I feel like we’ve narrowed it down to a two-way contest. So, what say you, Nadira? Is the worst Blood, or is it Cheese? 

Goffe: I’m right there with you, Sam. I found the final moments of the episode really so stupid—but after I thought about it some more, I realized how narratively delicious of a moment it is. The most torturous thing about the ending, besides the gruesome nature of the acts themselves, is that it locked me in to keep watching a show I have been on the fence about since it began. When Daemon hires the two sneaks to kill Aemond, Cheese asks him point blank: “Well, what if we can’t find him?” Daemon gives a pointed look that is up to our interpretation, but reads, to me, as “Find him or else.” With that bit of foreshadowing, it was almost funny watching those two bicker about who they’re supposed to kill (until it became decidedly not funny). However, Daemon possibly made a mistake offscreen (well, beyond trusting these two), which is uttering the words “a son for a son.” If Daemon did say that to Blood and Cheese—which are hilarious names when compared to the havoc they will wreak—then Daemon gets docked another point for not making it clear that the deal is for a specific son, and that son only.

I love your distinction between the two shows, a distinction that, in House of the Dragon’s case, is proven by the fact that the show seems to reach new heights with its “d’oh!” moments. What is also interesting to me about this specific violence is it points at the underlying commonality between nearly all of House’s players: their childish nature. The rift between Rhaenyra and Alicent started and persisted because of childish grudges, Daemon and Aemond can’t help but act brashly on impulse, Aegon has all of the motivations of a spoiled brat, and all of the children vying for claim to the throne are acting on feuds that literally started on their version of the schoolyard playground—but have since, of course, grown fatal. Every move they strive to make is undermined by the naïveté of themselves or of whomever they trust to do the dirty work for them, and the shirking of duty itself does not bode well for maturity. At the end of the day, this is a group of people who cannot, for the life of them, get their shit together, but they want so much more and much more fiercely than any of Game of Thrones’ players did at the start. So of course the ball gets fumbled at the most crucial moment. Now, it’s not a war of loyalty and duty, of rules and dying wishes and prophecies, but one purely of revenge—which is even more destructive, as vengeance across generations has no clear end. But you asked a good question: Which of the two dastardly infiltrators who beheaded a toddler is the worst one?
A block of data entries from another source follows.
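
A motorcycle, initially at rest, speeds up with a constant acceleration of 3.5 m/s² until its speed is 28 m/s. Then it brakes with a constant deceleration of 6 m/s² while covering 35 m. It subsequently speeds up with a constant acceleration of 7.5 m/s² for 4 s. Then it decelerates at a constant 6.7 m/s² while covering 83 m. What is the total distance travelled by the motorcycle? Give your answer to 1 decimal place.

Phase 1 (accelerating): v₀ = 0 m/s, a = 3.5 m/s².
v = v₀ + at → t = (28 − 0) / 3.5 = 8.00 s
v² = v₀² + 2aΔx → Δx = (28² − 0²)/(2·3.5) = 112 m

Phase 2 (decelerating): v₀ = 28.0 m/s, a = -6 m/s².
v² = v₀² + 2aΔx = 28.0² + 2·-6·35 = 364 → v = 19.1 m/s
t = (v − v₀)/a = (19.1 − 28.0)/-6 = 1.49 s

Phase 3 (accelerating): v₀ = 19.1 m/s, a = 7.5 m/s².
v = v₀ + at = 19.1 + (7.5)(4) = 49.1 m/s
Δx = v₀t + ½at² = 19.1·4 + 0.5·7.5·4² = 136 m

Phase 4 (decelerating): v₀ = 49.1 m/s, a = -6.7 m/s².
v² = v₀² + 2aΔx = 49.1² + 2·-6.7·83 = 1300 → v = 36.0 m/s
t = (v − v₀)/a = (36.0 − 49.1)/-6.7 = 1.95 s
Total distance = 112 + 35.0 + 136 + 83.0 = 366 m

366.3 m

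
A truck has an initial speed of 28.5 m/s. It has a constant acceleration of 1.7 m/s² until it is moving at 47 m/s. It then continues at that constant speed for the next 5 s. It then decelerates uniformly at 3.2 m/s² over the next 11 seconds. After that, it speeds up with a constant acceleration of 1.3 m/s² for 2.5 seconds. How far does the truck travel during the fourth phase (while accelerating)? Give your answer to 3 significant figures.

33.6 m

Phase 1 (accelerating): v₀ = 28.5 m/s, a = 1.7 m/s².
v = v₀ + at → t = (47 − 28.5) / 1.7 = 10.9 s
v² = v₀² + 2aΔx → Δx = (47² − 28.5²)/(2·1.7) = 411 m

Phase 2 (constant speed): v₀ = 47.0 m/s, a = 0 m/s².
v = v₀ + at = 47.0 + (0)(5) = 47.0 m/s
Δx = v₀t + ½at² = 47.0·5 + 0.5·0·5² = 235 m

Phase 3 (decelerating): v₀ = 47.0 m/s, a = -3.2 m/s².
v = v₀ + at = 47.0 + (-3.2)(11) = 11.8 m/s
Δx = v₀t + ½at² = 47.0·11 + 0.5·-3.2·11² = 323 m

Phase 4 (accelerating): v₀ = 11.8 m/s, a = 1.3 m/s².
v = v₀ + at = 11.8 + (1.3)(2.5) = 15.0 m/s
Δx = v₀t + ½at² = 11.8·2.5 + 0.5·1.3·2.5² = 33.6 m
Distance in phase 4 = 33.6 m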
I think we have to go with Blood, who is the one of the two that actually carried out the horrific act.

Adams: Now look: My man Cheese gives his sweet little terrier a hard kick in the ribs, and that is something I do not forgive. But Blood literally goes for the jugular, and although the episode keeps his foul deeds offscreen, the sound design makes sure we hear the arterial spray and the sound of a blade sawing through tendons as a child’s head is separated from his body. (They may have gotten their target wrong, but the “bring me the head” part came through clear enough.) On the one hand, he’s just a pawn, and the fact that these dopes let the queen stroll out of the room to alert the guards while they’re still laboriously beheading her son makes it likely they’re about to be shown the more sadistic side of the king’s justice. But his sheer lack of restraint, the depraved determination with which he carries out his task, is somehow worse than Daemon’s bloodlust. Say what you will about Westerosi nobility’s thirst for vengeance, but at least it’s an ethos.

So thank you, Nadira, and congratulations, Blood. Until King Aegon’s dragon slowly roasts you alive, you are the worst person in Westeros.